Yes, this sounds like a sensible approach to me.

Am 19. März 2020 16:36:07 MEZ schrieb Zsolt Ero <zsolt.ero@gmail.com>:
Thanks! I was able to get these queries running, making them in a
batch of 100, putting a 5 seconds sleep between them.

Now I've downloaded population data and mixed them so I think I've solved this.

Just to clarify:
1. I need to run both the "simple" and the "latest" query and mix the results.
2. I see that for 95% the cases the "latest" query works and returns
the latest data.
3. 5% of the cases, only the "simple" query works, for example:
https://www.wikidata.org/wiki/Q128323

Is that correct like this?

Zsolt

On Thu, 19 Mar 2020 at 11:10, Benno Fünfstück
<benno.fuenfstueck@mailbox.tu-dresden.de> wrote:

You can just insert all those items into the `VALUES` statement at the
top of the query.

Here is a query to only selects data where the "point in time" qualifier
is present, and then only gives you the latest version: https://w.wiki/KkM

Note that this query won't return any results for items where "point in
time" is not specified on any statement.

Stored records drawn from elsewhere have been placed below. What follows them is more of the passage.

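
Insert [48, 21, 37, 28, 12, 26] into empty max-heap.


Insert 48: [48]
Insert 21: [48, 21]
Insert 37: [48, 21, 37]
Insert 28: [48, 28, 37, 21]
Insert 12: [48, 28, 37, 21, 12]
Insert 26: [48, 28, 37, 21, 12, 26]

Final heap: [48, 28, 37, 21, 12, 26]


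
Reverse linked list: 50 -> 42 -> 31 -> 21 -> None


Step 1: curr=50, set curr.next=prev(None) | reversed so far: 50
Step 2: curr=42, set curr.next=prev(50) | reversed so far: 42 -> 50
Step 3: curr=31, set curr.next=prev(42) | reversed so far: 31 -> 42 -> 50
Step 4: curr=21, set curr.next=prev(31) | reversed so far: 21 -> 31 -> 42 -> 50

21 -> 31 -> 42 -> 50 -> None


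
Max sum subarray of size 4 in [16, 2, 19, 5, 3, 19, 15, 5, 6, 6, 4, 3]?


[0:4]: 42
[1:5]: 29
[2:6]: 46
[3:7]: 42
[4:8]: 42
[5:9]: 45
[6:10]: 32
[7:11]: 21
[8:12]: 19

Max: 46 at [2:6]


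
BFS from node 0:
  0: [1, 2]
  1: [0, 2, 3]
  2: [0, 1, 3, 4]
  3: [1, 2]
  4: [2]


Visit 0, enqueue [1, 2]
Visit 1, enqueue [3]
Visit 2, enqueue [4]
Visit 3, enqueue []
Visit 4, enqueue []

BFS order: [0, 1, 2, 3, 4]


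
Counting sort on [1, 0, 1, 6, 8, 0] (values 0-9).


Input: [1, 0, 1, 6, 8, 0]
Counts: [2, 2, 0, 0, 0, 0, 1, 0, 1, 0]

Sorted: [0, 0, 1, 1, 6, 8]


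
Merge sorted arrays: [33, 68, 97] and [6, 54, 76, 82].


Take 6 from B
Take 33 from A
Take 54 from B
Take 68 from A
Take 76 from B
Take 82 from B

Merged: [6, 33, 54, 68, 76, 82, 97]


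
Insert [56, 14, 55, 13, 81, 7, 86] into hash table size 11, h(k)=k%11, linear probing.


Insert 56: h=1 -> slot 1
Insert 14: h=3 -> slot 3
Insert 55: h=0 -> slot 0
Insert 13: h=2 -> slot 2
Insert 81: h=4 -> slot 4
Insert 7: h=7 -> slot 7
Insert 86: h=9 -> slot 9

Table: [55, 56, 13, 14, 81, None, None, 7, None, 86, None]


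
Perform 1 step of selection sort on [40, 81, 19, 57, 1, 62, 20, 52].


Initial: [40, 81, 19, 57, 1, 62, 20, 52]
Step 1: min=1 at 4
  Swap: [1, 81, 19, 57, 40, 62, 20, 52]

After 1 step: [1, 81, 19, 57, 40, 62, 20, 52]


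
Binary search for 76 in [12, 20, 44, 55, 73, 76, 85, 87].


Step 1: lo=0, hi=7, mid=3, val=55
Step 2: lo=4, hi=7, mid=5, val=76

Found at index 5


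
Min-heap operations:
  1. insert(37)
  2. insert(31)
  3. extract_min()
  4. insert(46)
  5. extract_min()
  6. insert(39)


insert(37) -> [37]
insert(31) -> [31, 37]
extract_min()->31, [37]
insert(46) -> [37, 46]
extract_min()->37, [46]
insert(39) -> [39, 46]

Final heap: [39, 46]


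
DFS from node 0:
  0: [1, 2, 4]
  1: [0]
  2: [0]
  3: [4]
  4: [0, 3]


Visit 0, push [4, 2, 1]
Visit 1, push []
Visit 2, push []
Visit 4, push [3]
Visit 3, push []

DFS order: [0, 1, 2, 4, 3]


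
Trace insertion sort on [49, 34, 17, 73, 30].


Initial: [49, 34, 17, 73, 30]
Insert 34: [34, 49, 17, 73, 30]
Insert 17: [17, 34, 49, 73, 30]
Insert 73: [17, 34, 49, 73, 30]
Insert 30: [17, 30, 34, 49, 73]

Sorted: [17, 30, 34, 49, 73]


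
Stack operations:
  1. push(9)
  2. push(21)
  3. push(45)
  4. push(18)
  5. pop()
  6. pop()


push(9) -> [9]
push(21) -> [9, 21]
push(45) -> [9, 21, 45]
push(18) -> [9, 21, 45, 18]
pop()->18, [9, 21, 45]
pop()->45, [9, 21]

Final stack: [9, 21]


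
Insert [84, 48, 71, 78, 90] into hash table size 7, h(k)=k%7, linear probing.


Insert 84: h=0 -> slot 0
Insert 48: h=6 -> slot 6
Insert 71: h=1 -> slot 1
Insert 78: h=1, 1 probes -> slot 2
Insert 90: h=6, 4 probes -> slot 3

Table: [84, 71, 78, 90, None, None, 48]


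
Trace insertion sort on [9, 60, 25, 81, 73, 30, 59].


Initial: [9, 60, 25, 81, 73, 30, 59]
Insert 60: [9, 60, 25, 81, 73, 30, 59]
Insert 25: [9, 25, 60, 81, 73, 30, 59]
Insert 81: [9, 25, 60, 81, 73, 30, 59]
Insert 73: [9, 25, 60, 73, 81, 30, 59]
Insert 30: [9, 25, 30, 60, 73, 81, 59]
Insert 59: [9, 25, 30, 59, 60, 73, 81]

Sorted: [9, 25, 30, 59, 60, 73, 81]


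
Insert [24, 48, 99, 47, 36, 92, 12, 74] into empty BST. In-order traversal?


Insert 24: root
Insert 48: R from 24
Insert 99: R from 24 -> R from 48
Insert 47: R from 24 -> L from 48
Insert 36: R from 24 -> L from 48 -> L from 47
Insert 92: R from 24 -> R from 48 -> L from 99
Insert 12: L from 24
Insert 74: R from 24 -> R from 48 -> L from 99 -> L from 92

In-order: [12, 24, 36, 47, 48, 74, 92, 99]


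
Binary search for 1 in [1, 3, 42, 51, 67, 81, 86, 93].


Step 1: lo=0, hi=7, mid=3, val=51
Step 2: lo=0, hi=2, mid=1, val=3
Step 3: lo=0, hi=0, mid=0, val=1

Found at index 0


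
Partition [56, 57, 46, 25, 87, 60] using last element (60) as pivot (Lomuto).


Pivot: 60
  56 <= 60: advance i (no swap)
  57 <= 60: advance i (no swap)
  46 <= 60: advance i (no swap)
  25 <= 60: advance i (no swap)
Place pivot at 4: [56, 57, 46, 25, 60, 87]

Partitioned: [56, 57, 46, 25, 60, 87]


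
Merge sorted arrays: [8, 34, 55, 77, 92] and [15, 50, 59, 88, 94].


Take 8 from A
Take 15 from B
Take 34 from A
Take 50 from B
Take 55 from A
Take 59 from B
Take 77 from A
Take 88 from B
Take 92 from A

Merged: [8, 15, 34, 50, 55, 59, 77, 88, 92, 94]


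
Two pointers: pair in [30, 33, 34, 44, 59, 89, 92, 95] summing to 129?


lo=0(30)+hi=7(95)=125
lo=1(33)+hi=7(95)=128
lo=2(34)+hi=7(95)=129

Yes: 34+95=129


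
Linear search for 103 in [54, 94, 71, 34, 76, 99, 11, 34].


i=0: 54!=103
i=1: 94!=103
i=2: 71!=103
i=3: 34!=103
i=4: 76!=103
i=5: 99!=103
i=6: 11!=103
i=7: 34!=103

Not found, 8 comps


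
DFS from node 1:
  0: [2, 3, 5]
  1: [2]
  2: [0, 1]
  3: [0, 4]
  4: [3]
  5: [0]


Visit 1, push [2]
Visit 2, push [0]
Visit 0, push [5, 3]
Visit 3, push [4]
Visit 4, push []
Visit 5, push []

DFS order: [1, 2, 0, 3, 4, 5]


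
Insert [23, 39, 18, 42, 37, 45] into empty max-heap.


Insert 23: [23]
Insert 39: [39, 23]
Insert 18: [39, 23, 18]
Insert 42: [42, 39, 18, 23]
Insert 37: [42, 39, 18, 23, 37]
Insert 45: [45, 39, 42, 23, 37, 18]

Final heap: [45, 39, 42, 23, 37, 18]


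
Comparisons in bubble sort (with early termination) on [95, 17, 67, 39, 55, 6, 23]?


Algorithm: bubble sort (with early termination)
Input: [95, 17, 67, 39, 55, 6, 23]
Sorted: [6, 17, 23, 39, 55, 67, 95]

21


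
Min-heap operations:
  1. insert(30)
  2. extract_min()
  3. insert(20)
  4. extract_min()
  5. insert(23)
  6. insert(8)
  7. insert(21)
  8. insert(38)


insert(30) -> [30]
extract_min()->30, []
insert(20) -> [20]
extract_min()->20, []
insert(23) -> [23]
insert(8) -> [8, 23]
insert(21) -> [8, 23, 21]
insert(38) -> [8, 23, 21, 38]

Final heap: [8, 23, 21, 38]


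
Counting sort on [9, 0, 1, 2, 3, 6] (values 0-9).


Input: [9, 0, 1, 2, 3, 6]
Counts: [1, 1, 1, 1, 0, 0, 1, 0, 0, 1]

Sorted: [0, 1, 2, 3, 6, 9]


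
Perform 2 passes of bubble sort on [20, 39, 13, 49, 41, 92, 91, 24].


Initial: [20, 39, 13, 49, 41, 92, 91, 24]
Pass 1: [20, 13, 39, 41, 49, 91, 24, 92] (4 swaps)
Pass 2: [13, 20, 39, 41, 49, 24, 91, 92] (2 swaps)

After 2 passes: [13, 20, 39, 41, 49, 24, 91, 92]


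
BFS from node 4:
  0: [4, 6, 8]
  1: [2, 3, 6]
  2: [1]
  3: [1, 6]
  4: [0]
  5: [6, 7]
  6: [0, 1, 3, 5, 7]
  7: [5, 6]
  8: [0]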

It's unclear to me how that
case should be dealt with, from a semantic point of view: what can we do
if we don't know from which time the data is?

Regards,
Benno

On 18.03.20 23:40, Zsolt Ero wrote:
Thanks! There is about 5000 item ids in the Natural Earth dataset,
what would be the best way to get them? Also, how can I get the latest
data? For example in your query Italy shows 2016, and there is 2017
and 2020 in there.

On Wed, 18 Mar 2020 at 23:34, Lucas Werkmeister
<mail@lucaswerkmeister.de> wrote:
If you have the item IDs already, the query is relatively simple:

SELECT ?item ?population WHERE {
VALUES ?item { wd:Q38 wd:Q148 wd:Q884 }
?item wdt:P1082 ?population.
}

https://w.wiki/KjA

You can add more values for the ?item (and spread them across several
lines as well), the three above are just an example.

Cheers,
Lucas

On 18.03.20 22:58, Zsolt Ero wrote:
Hi,

I'm contributing to develop an open source scraper for COVID-19 data
and we are looking to download the population data from Wikidata for
regions around the world.

First, we'd like to get province / state / county items but later on
probably much finer granularity. We have Wikidata Q id-s from Natural
Earth, we just don't know how to get the population data from Wikidata
without scraping. I've seen that there is either a 71 GB gzip JSON
archive or the query service on https://query.wikidata.org/.

What I'm looking for would be very simple, just {"Q1234567":
population} pairs in a JSON, I guess the query service would be ideal,
but I have no idea how to use it (even after looking at the tutorial).

Can you help me write this very simple query?